Casto definitely leaving Cougars

FRIDAY, APRIL 15, 2011, 4:23 P.M.

PULLMAN – Junior center DeAngelo Casto has left Washington State University and will be filing the paperwork next week to enter the NBA draft.

“I’ve been told I can make it in the NBA (and that’s) my dream,” Casto said Friday, reached in Las Vegas where he has been training at the Impact Basketball facility, “but I’m not opposed to going overseas and making money that way too for a year and then coming back.”

Casto, who came to WSU in 2008 after leading Ferris High to consecutive State 4A titles, said he has not officially signed with an agent but does have representation and expects to come to an agreement soon.

Though the 6-foot-8 Casto doesn’t appear to be too high on the NBA’s radar – he’s not listed on any of the numerous mock drafts available online – he said his decision is motivated by financial considerations.

“There are a lot of reasons, but mainly for paper value,” said Casto, who became a father before last season. “My kid, my son, I want to support him. I have to be able to support him, take care of him, provide for him.

“It didn’t look like I would be able to maintain financially if I stayed.”

Casto’s journey to Pullman was a circuitous one, starting as a child in East St.

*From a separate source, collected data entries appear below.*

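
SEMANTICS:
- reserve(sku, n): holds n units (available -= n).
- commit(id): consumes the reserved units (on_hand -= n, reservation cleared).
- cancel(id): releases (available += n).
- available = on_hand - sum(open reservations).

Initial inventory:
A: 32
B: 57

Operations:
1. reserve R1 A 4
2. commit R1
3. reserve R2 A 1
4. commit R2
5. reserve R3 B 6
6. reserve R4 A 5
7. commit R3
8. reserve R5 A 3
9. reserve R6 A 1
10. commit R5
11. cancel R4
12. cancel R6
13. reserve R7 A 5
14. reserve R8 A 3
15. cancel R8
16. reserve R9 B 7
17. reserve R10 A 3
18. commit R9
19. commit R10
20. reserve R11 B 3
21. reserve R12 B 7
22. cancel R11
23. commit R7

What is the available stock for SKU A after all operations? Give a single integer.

Step 1: reserve R1 A 4 -> on_hand[A=32 B=57] avail[A=28 B=57] open={R1}
Step 2: commit R1 -> on_hand[A=28 B=57] avail[A=28 B=57] open={}
Step 3: reserve R2 A 1 -> on_hand[A=28 B=57] avail[A=27 B=57] open={R2}
Step 4: commit R2 -> on_hand[A=27 B=57] avail[A=27 B=57] open={}
Step 5: reserve R3 B 6 -> on_hand[A=27 B=57] avail[A=27 B=51] open={R3}
Step 6: reserve R4 A 5 -> on_hand[A=27 B=57] avail[A=22 B=51] open={R3,R4}
Step 7: commit R3 -> on_hand[A=27 B=51] avail[A=22 B=51] open={R4}
Step 8: reserve R5 A 3 -> on_hand[A=27 B=51] avail[A=19 B=51] open={R4,R5}
Step 9: reserve R6 A 1 -> on_hand[A=27 B=51] avail[A=18 B=51] open={R4,R5,R6}
Step 10: commit R5 -> on_hand[A=24 B=51] avail[A=18 B=51] open={R4,R6}
Step 11: cancel R4 -> on_hand[A=24 B=51] avail[A=23 B=51] open={R6}
Step 12: cancel R6 -> on_hand[A=24 B=51] avail[A=24 B=51] open={}
Step 13: reserve R7 A 5 -> on_hand[A=24 B=51] avail[A=19 B=51] open={R7}
Step 14: reserve R8 A 3 -> on_hand[A=24 B=51] avail[A=16 B=51] open={R7,R8}
Step 15: cancel R8 -> on_hand[A=24 B=51] avail[A=19 B=51] open={R7}
Step 16: reserve R9 B 7 -> on_hand[A=24 B=51] avail[A=19 B=44] open={R7,R9}
Step 17: reserve R10 A 3 -> on_hand[A=24 B=51] avail[A=16 B=44] open={R10,R7,R9}
Step 18: commit R9 -> on_hand[A=24 B=44] avail[A=16 B=44] open={R10,R7}
Step 19: commit R10 -> on_hand[A=21 B=44] avail[A=16 B=44] open={R7}
Step 20: reserve R11 B 3 -> on_hand[A=21 B=44] avail[A=16 B=41] open={R11,R7}
Step 21: reserve R12 B 7 -> on_hand[A=21 B=44] avail[A=16 B=34] open={R11,R12,R7}
Step 22: cancel R11 -> on_hand[A=21 B=44] avail[A=16 B=37] open={R12,R7}
Step 23: commit R7 -> on_hand[A=16 B=44] avail[A=16 B=37] open={R12}
Final available[A] = 16

Answer: 16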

Louis, where he became part of the foster system before being adopted by a Freeman-area couple, Stacy and Duane Casto.

His high school career began at Freeman but he transferred to Ferris midway through his sophomore year and helped the Saxons to the state title as a junior.

He started his senior year at Franklin High in Seattle, but returned to Spokane, moved in with a South Hill family, and, despite eligibility questions, was cleared to play by the WIAA. Another undefeated state title season followed.

Recruited to WSU by then coach Tony Bennett, as a freshman Casto came off the bench and averaged 4.4 points and 4.0 rebounds, though he was second on the Cougars in blocked shots with 39.

Over the past two seasons under coach Ken Bone, Casto started, saw his scoring average rise to 12.0 this last season and emerged as WSU’s top rebounder (6.8 a game as a junior) and shot blocker (his career total of 165 is second on WSU’s all-time list).

“We appreciate DeAngelo’s efforts on the basketball court,” Bone said Friday. “He contributed a lot to our program. We wish him well.”

Casto was the third of three WSU players cited this past year for misdemeanor marijuana possession and was suspended by Bone. After he hired an attorney, who immediately filed a motion to dismiss and challenged the circumstances around the arrest, WSU athletic director Bill Moos reinstated Casto for an NIT quarterfinal game against Northwestern. The Cougars won in overtime.

A hearing on Casto’s motion to suppress is scheduled for Tuesday morning in Whitman County District Court.

Though Casto has quit attending classes, he said he’s “definitely getting” his degree, because he understands that basketball is “a blink of an eye compared to how long you really are alive.”

“As much as I want to provide for my son now, and do things now, basketball won’t last, basketball will end just like everything else,” he added. “I want to be able to maintain a job and support my family.”

But he admitted to having trouble in school because of poor study habits, though he said he was never ineligible.

“School was so hard for me,” he said, adding he has over a year left before he can graduate. “The fact that I played every semester is a tribute to the work I’ve done and the time people, like my tutors, have put in.”

And it’s the people he’ll miss.

“I want to thank the fans for all the support and all the people in Pullman who helped me get where I am today,” he said. “Coming to Pullman was one of the best decisions I ever made and I’m glad I was a Coug.”

Actually, he said, there is one other thing he’ll miss.

“I going to miss coming out of the tunnel for Washington State,” he said. “It was an experience unlike any other. Even if you weren’t ready to play the game, when you stepped on to Beasley, a home game, crowd’s roaring, you played.”